A client with a history of heart failure is receiving Carvedilol (Coreg). The nurse should monitor the client for:
- A. Hypotension
- B. Hyperglycemia
- C. Tachycardia
- D. Weight gain
Correct Answer: A
Rationale: Carvedilol, a beta-blocker, can cause hypotension due to vasodilation and reduced heart rate. Hyperglycemia, tachycardia, and weight gain are not primary concerns.
You may also like to solve these questions
Following a gastric resection, which of the following actions would the nurse reinforce with the client in order to alleviate the distress from dumping syndrome?
- A. Eating three large meals a day
- B. Drinking small amounts of liquids with meals
- C. Taking a long walk after meals
- D. Eating a low-carbohydrate diet
Correct Answer: D
Rationale: A low-carbohydrate diet prevents a hypertonic bolus, reducing dumping syndrome. The other options exacerbate the condition.
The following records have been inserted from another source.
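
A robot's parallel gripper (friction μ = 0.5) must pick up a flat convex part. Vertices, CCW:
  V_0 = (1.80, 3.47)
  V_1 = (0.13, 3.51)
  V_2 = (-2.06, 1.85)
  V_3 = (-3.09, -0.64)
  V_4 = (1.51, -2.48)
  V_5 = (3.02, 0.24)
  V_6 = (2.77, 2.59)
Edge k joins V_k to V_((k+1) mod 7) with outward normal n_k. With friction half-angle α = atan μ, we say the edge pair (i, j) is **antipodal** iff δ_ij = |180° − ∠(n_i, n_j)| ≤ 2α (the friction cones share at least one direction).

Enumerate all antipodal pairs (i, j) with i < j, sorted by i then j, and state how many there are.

count = 5; pairs: (0,3), (1,4), (2,4), (2,5), (3,6)

α = atan 0.5 = 26.57°;  2α = 53.13°
n_0 = (+0.0239, +0.9997)
n_1 = (-0.6041, +0.7969)
n_2 = (-0.9241, +0.3822)
n_3 = (-0.3714, -0.9285)
n_4 = (+0.8743, -0.4854)
n_5 = (+0.9944, +0.1058)
n_6 = (+0.6719, +0.7406)
  (0,1): δ = 141.47°  ·
  (0,2): δ = 111.10°  ·
  (0,3): δ = 20.43°  ✓
  (0,4): δ = 62.34°  ·
  (0,5): δ = 97.44°  ·
  (0,6): δ = 139.16°  ·
  (1,2): δ = 149.63°  ·
  (1,3): δ = 58.96°  ·
  (1,4): δ = 23.80°  ✓
  (1,5): δ = 58.91°  ·
  (1,6): δ = 100.62°  ·
  (2,3): δ = 89.33°  ·
  (2,4): δ = 6.56°  ✓
  (2,5): δ = 28.55°  ✓
  (2,6): δ = 70.26°  ·
  (3,4): δ = 97.24°  ·
  (3,5): δ = 62.13°  ·
  (3,6): δ = 20.41°  ✓
  (4,5): δ = 144.89°  ·
  (4,6): δ = 103.18°  ·
  (5,6): δ = 138.29°  ·
antipodal pairs: 5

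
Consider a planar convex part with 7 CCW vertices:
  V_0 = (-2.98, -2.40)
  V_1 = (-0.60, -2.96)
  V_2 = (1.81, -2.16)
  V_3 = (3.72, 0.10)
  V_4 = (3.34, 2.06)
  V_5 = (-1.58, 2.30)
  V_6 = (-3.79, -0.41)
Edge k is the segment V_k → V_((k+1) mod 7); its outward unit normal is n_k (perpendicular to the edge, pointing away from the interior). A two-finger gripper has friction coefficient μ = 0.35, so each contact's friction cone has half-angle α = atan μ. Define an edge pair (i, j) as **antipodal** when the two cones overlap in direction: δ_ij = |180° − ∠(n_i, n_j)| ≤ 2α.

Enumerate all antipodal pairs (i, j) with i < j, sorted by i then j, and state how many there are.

count = 5; pairs: (0,4), (1,4), (1,5), (2,5), (3,6)

α = atan 0.35 = 19.29°;  2α = 38.58°
n_0 = (-0.2290, -0.9734)
n_1 = (+0.3150, -0.9491)
n_2 = (+0.7638, -0.6455)
n_3 = (+0.9817, +0.1903)
n_4 = (+0.0487, +0.9988)
n_5 = (-0.7750, +0.6320)
n_6 = (-0.9262, -0.3770)
  (0,1): δ = 148.40°  ·
  (0,2): δ = 116.96°  ·
  (0,3): δ = 65.79°  ·
  (0,4): δ = 10.45°  ✓
  (0,5): δ = 64.04°  ·
  (0,6): δ = 125.39°  ·
  (1,2): δ = 148.57°  ·
  (1,3): δ = 97.39°  ·
  (1,4): δ = 21.16°  ✓
  (1,5): δ = 32.44°  ✓
  (1,6): δ = 93.78°  ·
  (2,3): δ = 128.83°  ·
  (2,4): δ = 52.59°  ·
  (2,5): δ = 1.01°  ✓
  (2,6): δ = 62.35°  ·
  (3,4): δ = 103.76°  ·
  (3,5): δ = 50.17°  ·
  (3,6): δ = 11.18°  ✓
  (4,5): δ = 126.40°  ·
  (4,6): δ = 65.06°  ·
  (5,6): δ = 118.65°  ·
antipodal pairs: 5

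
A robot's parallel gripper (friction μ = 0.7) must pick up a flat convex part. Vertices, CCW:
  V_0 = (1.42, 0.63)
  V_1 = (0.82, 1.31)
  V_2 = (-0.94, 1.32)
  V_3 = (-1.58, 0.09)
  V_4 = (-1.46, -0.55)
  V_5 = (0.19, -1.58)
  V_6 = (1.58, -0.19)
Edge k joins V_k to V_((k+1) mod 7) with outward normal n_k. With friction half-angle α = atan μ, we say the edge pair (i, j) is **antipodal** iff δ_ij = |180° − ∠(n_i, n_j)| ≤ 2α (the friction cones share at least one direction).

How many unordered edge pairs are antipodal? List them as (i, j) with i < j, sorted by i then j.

α = atan 0.7 = 34.99°;  2α = 69.98°
n_0 = (+0.7498, +0.6616)
n_1 = (+0.0057, +1.0000)
n_2 = (-0.8871, +0.4616)
n_3 = (-0.9829, -0.1843)
n_4 = (-0.5295, -0.8483)
n_5 = (+0.7071, -0.7071)
n_6 = (+0.9815, +0.1915)
  (0,1): δ = 131.75°  ·
  (0,2): δ = 68.91°  ✓
  (0,3): δ = 30.80°  ✓
  (0,4): δ = 16.60°  ✓
  (0,5): δ = 93.58°  ·
  (0,6): δ = 149.62°  ·
  (1,2): δ = 117.16°  ·
  (1,3): δ = 79.05°  ·
  (1,4): δ = 31.65°  ✓
  (1,5): δ = 45.33°  ✓
  (1,6): δ = 101.37°  ·
  (2,3): δ = 141.89°  ·
  (2,4): δ = 94.49°  ·
  (2,5): δ = 17.51°  ✓
  (2,6): δ = 38.53°  ✓
  (3,4): δ = 132.59°  ·
  (3,5): δ = 55.62°  ✓
  (3,6): δ = 0.42°  ✓
  (4,5): δ = 103.03°  ·
  (4,6): δ = 46.98°  ✓
  (5,6): δ = 123.96°  ·
antipodal pairs: 10

count = 10; pairs: (0,2), (0,3), (0,4), (1,4), (1,5), (2,5), (2,6), (3,5), (3,6), (4,6)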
Before completing a nursing diagnosis, the nurse must first:
- A. Write goals and objectives
- B. Perform an assessment
- C. Plan interventions
- D. Perform evaluation
Correct Answer: B
Rationale: Assessment is the first step of nursing process.
Diagnostic assessment findings for an infant with possible coarctation of the aorta would include:
- A. A third heart sound
- B. A diastolic murmur
- C. Pulse pressure difference between the upper extremities
- D. Diminished or absent femoral pulses
Correct Answer: D
Rationale: S1 and S2 in an infant with coarctation of the aorta are usually normal. S3 and S4 do not exist with this diagnosis. Either no murmur will be heard or a systolic murmur from an associated cardiac defect will be heard along the left upper sternal border. A diastolic murmur is not associated with coarctation of the aorta. Pulse pressure differences of >20 mm Hg exist between the upper extremities and the lower extremities. It is important to evaluate the upper and lower extremities with the appropriate-sized cuffs. Femoral and pedal pulses will be diminished or absent in infants with coarctation of the aorta.
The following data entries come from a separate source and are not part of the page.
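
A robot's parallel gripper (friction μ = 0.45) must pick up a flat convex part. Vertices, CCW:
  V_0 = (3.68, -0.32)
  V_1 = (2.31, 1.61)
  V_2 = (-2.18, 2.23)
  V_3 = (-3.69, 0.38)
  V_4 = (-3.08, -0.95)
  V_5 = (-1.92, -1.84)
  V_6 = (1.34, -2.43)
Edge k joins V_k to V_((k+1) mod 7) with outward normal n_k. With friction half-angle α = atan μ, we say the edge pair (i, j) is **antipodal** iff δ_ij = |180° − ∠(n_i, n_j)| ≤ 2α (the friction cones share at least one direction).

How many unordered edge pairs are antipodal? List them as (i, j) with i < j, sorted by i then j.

count = 6; pairs: (0,3), (0,4), (0,5), (1,4), (1,5), (2,6)

α = atan 0.45 = 24.23°;  2α = 48.46°
n_0 = (+0.8154, +0.5788)
n_1 = (+0.1368, +0.9906)
n_2 = (-0.7747, +0.6323)
n_3 = (-0.9090, -0.4169)
n_4 = (-0.6087, -0.7934)
n_5 = (-0.1781, -0.9840)
n_6 = (+0.6697, -0.7427)
  (0,1): δ = 133.23°  ·
  (0,2): δ = 74.59°  ·
  (0,3): δ = 10.73°  ✓
  (0,4): δ = 17.13°  ✓
  (0,5): δ = 44.37°  ✓
  (0,6): δ = 96.67°  ·
  (1,2): δ = 121.36°  ·
  (1,3): δ = 57.50°  ·
  (1,4): δ = 29.63°  ✓
  (1,5): δ = 2.40°  ✓
  (1,6): δ = 49.90°  ·
  (2,3): δ = 116.14°  ·
  (2,4): δ = 88.28°  ·
  (2,5): δ = 61.04°  ·
  (2,6): δ = 8.74°  ✓
  (3,4): δ = 152.14°  ·
  (3,5): δ = 124.90°  ·
  (3,6): δ = 72.60°  ·
  (4,5): δ = 152.76°  ·
  (4,6): δ = 100.46°  ·
  (5,6): δ = 127.70°  ·
antipodal pairs: 6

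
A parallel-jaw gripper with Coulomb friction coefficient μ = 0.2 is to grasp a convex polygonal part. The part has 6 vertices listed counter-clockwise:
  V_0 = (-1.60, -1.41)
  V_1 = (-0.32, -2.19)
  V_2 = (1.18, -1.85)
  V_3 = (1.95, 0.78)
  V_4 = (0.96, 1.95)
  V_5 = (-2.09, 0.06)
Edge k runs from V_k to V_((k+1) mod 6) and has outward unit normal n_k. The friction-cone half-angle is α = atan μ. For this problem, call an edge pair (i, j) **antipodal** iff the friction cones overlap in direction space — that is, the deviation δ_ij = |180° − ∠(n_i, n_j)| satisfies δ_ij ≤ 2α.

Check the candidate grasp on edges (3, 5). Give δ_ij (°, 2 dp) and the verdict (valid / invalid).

α = atan 0.2 = 11.31°;  2α = 22.62°
edge 3: e_3 = (-0.99, +1.17);  n_3 = (+0.7634, +0.6459)
edge 5: e_5 = (+0.49, -1.47);  n_5 = (-0.9487, -0.3162)
∠(n_3, n_5) = 158.20°
δ = |180° − 158.20°| = 21.80°
21.80° ≤ 2α = 22.62°  →  valid

δ = 21.80°, valid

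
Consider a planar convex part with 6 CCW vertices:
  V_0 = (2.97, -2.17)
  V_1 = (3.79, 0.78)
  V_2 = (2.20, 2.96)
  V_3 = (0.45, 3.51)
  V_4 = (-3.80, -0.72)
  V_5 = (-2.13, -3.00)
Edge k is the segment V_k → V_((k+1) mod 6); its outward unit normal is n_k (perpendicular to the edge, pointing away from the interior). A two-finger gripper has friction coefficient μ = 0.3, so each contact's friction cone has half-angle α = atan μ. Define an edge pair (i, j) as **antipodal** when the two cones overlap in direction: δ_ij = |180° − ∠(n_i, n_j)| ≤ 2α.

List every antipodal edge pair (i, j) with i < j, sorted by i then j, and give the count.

count = 3; pairs: (0,3), (1,4), (2,5)

α = atan 0.3 = 16.70°;  2α = 33.40°
n_0 = (+0.9635, -0.2678)
n_1 = (+0.8079, +0.5893)
n_2 = (+0.2998, +0.9540)
n_3 = (-0.7054, +0.7088)
n_4 = (-0.8067, -0.5909)
n_5 = (+0.1606, -0.9870)
  (0,1): δ = 128.36°  ·
  (0,2): δ = 91.91°  ·
  (0,3): δ = 29.60°  ✓
  (0,4): δ = 51.76°  ·
  (0,5): δ = 114.78°  ·
  (1,2): δ = 143.55°  ·
  (1,3): δ = 81.24°  ·
  (1,4): δ = 0.12°  ✓
  (1,5): δ = 63.14°  ·
  (2,3): δ = 117.69°  ·
  (2,4): δ = 36.33°  ·
  (2,5): δ = 26.69°  ✓
  (3,4): δ = 98.64°  ·
  (3,5): δ = 35.62°  ·
  (4,5): δ = 116.98°  ·
antipodal pairs: 3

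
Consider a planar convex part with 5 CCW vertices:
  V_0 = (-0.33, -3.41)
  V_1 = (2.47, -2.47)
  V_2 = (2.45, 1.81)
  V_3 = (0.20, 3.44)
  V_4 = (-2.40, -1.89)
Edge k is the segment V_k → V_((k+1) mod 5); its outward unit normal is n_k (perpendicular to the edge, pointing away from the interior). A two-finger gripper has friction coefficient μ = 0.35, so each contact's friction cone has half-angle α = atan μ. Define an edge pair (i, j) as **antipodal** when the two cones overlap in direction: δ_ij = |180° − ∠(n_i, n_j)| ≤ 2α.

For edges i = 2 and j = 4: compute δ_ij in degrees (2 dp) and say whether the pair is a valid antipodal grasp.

α = atan 0.35 = 19.29°;  2α = 38.58°
edge 2: e_2 = (-2.25, +1.63);  n_2 = (+0.5867, +0.8098)
edge 4: e_4 = (+2.07, -1.52);  n_4 = (-0.5919, -0.8060)
∠(n_2, n_4) = 179.63°
δ = |180° − 179.63°| = 0.37°
0.37° ≤ 2α = 38.58°  →  valid

δ = 0.37°, valid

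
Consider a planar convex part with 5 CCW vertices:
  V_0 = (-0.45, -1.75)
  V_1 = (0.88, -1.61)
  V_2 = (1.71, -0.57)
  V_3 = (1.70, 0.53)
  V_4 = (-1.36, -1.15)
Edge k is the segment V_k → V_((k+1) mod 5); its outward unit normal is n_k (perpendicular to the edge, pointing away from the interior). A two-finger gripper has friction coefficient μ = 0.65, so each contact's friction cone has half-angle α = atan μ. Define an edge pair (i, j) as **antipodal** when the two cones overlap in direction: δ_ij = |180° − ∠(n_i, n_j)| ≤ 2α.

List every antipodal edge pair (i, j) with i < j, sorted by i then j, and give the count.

count = 5; pairs: (0,3), (1,3), (2,3), (2,4), (3,4)

α = atan 0.65 = 33.02°;  2α = 66.05°
n_0 = (+0.1047, -0.9945)
n_1 = (+0.7816, -0.6238)
n_2 = (+1.0000, +0.0091)
n_3 = (-0.4813, +0.8766)
n_4 = (-0.5505, -0.8349)
  (0,1): δ = 134.60°  ·
  (0,2): δ = 95.49°  ·
  (0,3): δ = 22.76°  ✓
  (0,4): δ = 140.59°  ·
  (1,2): δ = 140.89°  ·
  (1,3): δ = 22.64°  ✓
  (1,4): δ = 95.19°  ·
  (2,3): δ = 61.75°  ✓
  (2,4): δ = 56.08°  ✓
  (3,4): δ = 62.17°  ✓
antipodal pairs: 5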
The nurse is teaching a client with a history of osteoarthritis about exercise. The nurse should tell the client to:
- A. Engage in low-impact activities
- B. Perform high-impact exercises
- C. Avoid all physical activity
- D. Lift heavy weights
Correct Answer: A
Rationale: Low-impact activities like swimming reduce joint stress in osteoarthritis, improving mobility and reducing pain.
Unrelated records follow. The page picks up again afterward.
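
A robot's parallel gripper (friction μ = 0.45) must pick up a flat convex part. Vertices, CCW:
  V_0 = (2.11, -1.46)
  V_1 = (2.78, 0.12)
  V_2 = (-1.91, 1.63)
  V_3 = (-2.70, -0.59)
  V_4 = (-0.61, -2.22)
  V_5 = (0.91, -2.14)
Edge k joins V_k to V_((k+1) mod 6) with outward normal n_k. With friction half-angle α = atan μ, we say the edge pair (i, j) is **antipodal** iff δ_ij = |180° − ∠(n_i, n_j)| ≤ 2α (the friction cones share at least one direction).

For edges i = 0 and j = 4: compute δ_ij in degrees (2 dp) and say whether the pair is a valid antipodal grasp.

α = atan 0.45 = 24.23°;  2α = 48.46°
edge 0: e_0 = (+0.67, +1.58);  n_0 = (+0.9206, -0.3904)
edge 4: e_4 = (+1.52, +0.08);  n_4 = (+0.0526, -0.9986)
∠(n_0, n_4) = 64.01°
δ = |180° − 64.01°| = 115.99°
115.99° > 2α = 48.46°  →  invalid

δ = 115.99°, invalid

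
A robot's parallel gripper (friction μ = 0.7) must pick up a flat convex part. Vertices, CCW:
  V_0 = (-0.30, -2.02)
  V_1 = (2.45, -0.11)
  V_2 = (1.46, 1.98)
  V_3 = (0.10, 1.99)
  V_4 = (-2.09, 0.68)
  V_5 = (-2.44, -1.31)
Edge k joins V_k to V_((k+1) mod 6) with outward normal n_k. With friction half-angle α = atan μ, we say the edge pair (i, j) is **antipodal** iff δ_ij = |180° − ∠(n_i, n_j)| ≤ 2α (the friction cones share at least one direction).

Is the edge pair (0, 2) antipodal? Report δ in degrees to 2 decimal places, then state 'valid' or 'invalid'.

α = atan 0.7 = 34.99°;  2α = 69.98°
edge 0: e_0 = (+2.75, +1.91);  n_0 = (+0.5705, -0.8213)
edge 2: e_2 = (-1.36, +0.01);  n_2 = (+0.0074, +1.0000)
∠(n_0, n_2) = 144.80°
δ = |180° − 144.80°| = 35.20°
35.20° ≤ 2α = 69.98°  →  valid

δ = 35.20°, valid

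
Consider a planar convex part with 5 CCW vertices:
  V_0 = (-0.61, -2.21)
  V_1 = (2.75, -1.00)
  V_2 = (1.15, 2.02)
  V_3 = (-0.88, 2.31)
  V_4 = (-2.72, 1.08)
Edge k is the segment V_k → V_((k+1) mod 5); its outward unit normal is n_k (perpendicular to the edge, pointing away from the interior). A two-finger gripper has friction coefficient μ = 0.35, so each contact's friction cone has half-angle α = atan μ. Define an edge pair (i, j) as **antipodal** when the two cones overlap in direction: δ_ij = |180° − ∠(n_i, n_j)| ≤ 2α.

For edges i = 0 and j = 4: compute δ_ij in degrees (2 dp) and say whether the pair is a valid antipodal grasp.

δ = 102.87°, invalid

α = atan 0.35 = 19.29°;  2α = 38.58°
edge 0: e_0 = (+3.36, +1.21);  n_0 = (+0.3388, -0.9409)
edge 4: e_4 = (+2.11, -3.29);  n_4 = (-0.8418, -0.5399)
∠(n_0, n_4) = 77.13°
δ = |180° − 77.13°| = 102.87°
102.87° > 2α = 38.58°  →  invalid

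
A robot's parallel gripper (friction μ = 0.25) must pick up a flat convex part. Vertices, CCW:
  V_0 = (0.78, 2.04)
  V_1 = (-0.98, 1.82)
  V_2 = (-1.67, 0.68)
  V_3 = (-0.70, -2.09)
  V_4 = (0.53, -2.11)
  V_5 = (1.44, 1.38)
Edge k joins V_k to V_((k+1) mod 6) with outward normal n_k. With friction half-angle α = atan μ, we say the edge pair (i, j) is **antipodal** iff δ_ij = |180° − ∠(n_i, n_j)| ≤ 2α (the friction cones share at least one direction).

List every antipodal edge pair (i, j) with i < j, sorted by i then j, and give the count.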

A client's wife is concerned over his behavior in recent months. He has been diagnosed with Parkinson's disease, and she is telling his nurse that he has been doing 'strange things.' The nurse reassures the wife that the following behavior is normal with Parkinson's disease:
- A. Your husband will experience some periods of muscle flaccidity. Be sure to make him sit down during these periods.'
- B. Your husband may move his hands in motions that look like he is rolling a pill between his fingers.'
- C. Twitching of the muscles is to be expected and can occur at any time during the day.'
- D. Parkinson's disease causes severe pain in the joints. You should give your husband Tylenol at those times.'
Correct Answer: B
Rationale: Clients with Parkinson's disease generally experience stiffness and rigid movement. Pill-rolling movements are a symptom experienced by the Parkinson client. Twitching of the muscles is not an expected symptom of Parkinson's disease. Parkinson's disease does not cause joint pain. Mild muscular pain may be present.